The 60D has manual audio controls which gets rid of the AGC issue. This gives you the option to use both of the options from above and achieve rich audio either way. If you just want to run a shotgun mic straight into the camera you can set the levels and “see” if you are peaking with the built in meters (although you have no access to the meters while recording). This is good for simple run-and-gun shooting. This works to if you just want to run a wireless lav mic system. Simply plug the receiver into the camera and set the levels in the camera.
One of the most popular separate recording units out there is the Zoom H4n. This unit gives you tons of options with the 60D. You can plug two mics into the H4n and come out of the unit’s headphone jack and into the 60D and achieve nice audio. With the new H4n firmware upgrade, you can use two different mics if you want as you can now set the levels independently for each channel. If you get a 1/8″ earphone jack splitter, this allows you to monitor your your audio that is going into the camera.

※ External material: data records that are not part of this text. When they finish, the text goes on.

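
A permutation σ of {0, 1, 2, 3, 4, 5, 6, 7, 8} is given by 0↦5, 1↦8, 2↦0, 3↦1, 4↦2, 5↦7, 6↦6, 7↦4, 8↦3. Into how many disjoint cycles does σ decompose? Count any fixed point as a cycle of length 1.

3

Cycle decomposition: (0 5 7 4 2) (1 8 3) (6).
3 cycles.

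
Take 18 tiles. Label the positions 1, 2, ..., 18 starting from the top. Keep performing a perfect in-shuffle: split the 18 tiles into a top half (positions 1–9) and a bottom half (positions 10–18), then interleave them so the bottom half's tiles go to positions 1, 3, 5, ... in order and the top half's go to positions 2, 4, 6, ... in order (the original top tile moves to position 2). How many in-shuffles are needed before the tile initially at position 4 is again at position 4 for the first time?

18

Follow position 4 under repeated in-shuffles:
4 → 8 → 16 → 13 → 7 → 14 → 9 → 18 → 17 → 15 → 11 → 3 → 6 → 12 → 5 → 10 → 1 → 2 → 4
It first returns after 18 in-shuffles.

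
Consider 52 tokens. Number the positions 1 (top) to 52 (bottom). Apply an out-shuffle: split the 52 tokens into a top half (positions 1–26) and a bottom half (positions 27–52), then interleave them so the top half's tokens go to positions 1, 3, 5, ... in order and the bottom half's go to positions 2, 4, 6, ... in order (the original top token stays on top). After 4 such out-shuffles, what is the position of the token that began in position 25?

Track the token's position through each out-shuffle:
25 → 49 → 46 → 40 → 28

28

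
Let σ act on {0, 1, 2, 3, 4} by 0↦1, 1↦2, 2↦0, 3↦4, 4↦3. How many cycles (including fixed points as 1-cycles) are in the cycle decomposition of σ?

2

Cycle decomposition: (0 1 2) (3 4).
2 cycles.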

For the best, most redundant recording setup do this: Set the H4n up to do 4 track recording. Plug two mics into the H4n XLR jacks. These can be shotgun mics, wireless lav receivers or even phantom powered condenser mics, or any combination of two mics/wireless receivers. Plus you will be using the Zoom’s two onboard stereo mics for the other two tracks. Run a splitter out of the H4n’s headphone jack. Plug your headphones into one side of the splitter and run a 1/8″ cable from the other side of the splitter into the 1/8″ stereo mic jack on the 60D. When you go to record, hit record on the H4n and the 60D and you will have quite the audio captured. If all went well, you should have really good audio in the camera. If you are unhappy with the mix the camera captured, you have 4 audio tracks you can mix to your satisfaction and sync it to your camera’s audio in post (check out Plural Eyes from Singular Software to assist in making synchronizing a snap).

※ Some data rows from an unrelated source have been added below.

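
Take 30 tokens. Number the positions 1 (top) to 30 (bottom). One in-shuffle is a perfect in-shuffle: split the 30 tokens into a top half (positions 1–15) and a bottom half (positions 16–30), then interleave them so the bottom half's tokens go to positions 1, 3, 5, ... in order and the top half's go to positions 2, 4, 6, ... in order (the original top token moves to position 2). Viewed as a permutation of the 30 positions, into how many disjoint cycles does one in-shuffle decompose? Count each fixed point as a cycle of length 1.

6

Trace each unvisited position around until it returns:
(1 2 4 8 16) (3 6 12 24 17) (5 10 20 9 18) (7 14 28 25 19) (11 22 13 26 21) (15 30 29 27 23)
6 cycles in total.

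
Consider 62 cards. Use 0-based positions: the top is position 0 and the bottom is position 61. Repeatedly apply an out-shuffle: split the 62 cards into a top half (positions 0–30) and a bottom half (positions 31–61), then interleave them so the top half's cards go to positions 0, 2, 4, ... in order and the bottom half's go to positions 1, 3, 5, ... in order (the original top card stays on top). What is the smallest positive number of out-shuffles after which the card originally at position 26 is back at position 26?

Follow position 26 under repeated out-shuffles:
26 → 52 → 43 → 25 → 50 → 39 → 17 → 34 → ... → 26 (length 60)
It first returns after 60 out-shuffles.

60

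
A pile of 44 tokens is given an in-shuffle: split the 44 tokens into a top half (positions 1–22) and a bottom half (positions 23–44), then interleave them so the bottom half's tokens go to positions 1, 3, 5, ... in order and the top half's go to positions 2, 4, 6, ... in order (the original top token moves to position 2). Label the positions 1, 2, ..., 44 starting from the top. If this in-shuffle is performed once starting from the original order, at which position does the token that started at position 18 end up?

36

Track the token's position through each in-shuffle:
18 → 36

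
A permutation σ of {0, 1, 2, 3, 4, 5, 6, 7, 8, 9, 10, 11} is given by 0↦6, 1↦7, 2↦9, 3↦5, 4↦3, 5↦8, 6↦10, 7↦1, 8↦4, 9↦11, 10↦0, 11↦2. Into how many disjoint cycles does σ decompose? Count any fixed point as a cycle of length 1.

Cycle decomposition: (0 6 10) (1 7) (2 9 11) (3 5 8 4).
4 cycles.

4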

I really didn’t want the Canon 7D. If I were purchasing this camera for still photography I might have gone for the 7D but I wanted this camera primarily for video purposes. The 60D feels almost like the 7D but not as light as the 500D/T2i. Noticeable differences: the 60D has 2 control dials like the 7D, one on top and one on the back. This makes manually changing aperture/shutter super easy. I don’t like digging in the menus any more than I have to. Like I mentioned earlier, I’m coming from a XH-A1 where there’s an external button/knob/switch for everything. I also really like having the information in the LCD on the top of the camera as well to see shutter/aperture/iso/drive/etc and the T2i doesn’t have that. The T2i also makes it a little difficult to change some settings forcing you to dig through the menus. Setting custom k-values for white balance in the T2i is not even an option.
If you are on the fence about which DSLR to purchase for video, I think Canon is ahead of the game. Nikon and Panasonic have some nice new things too but Canon just seems to be far ahead of the curve.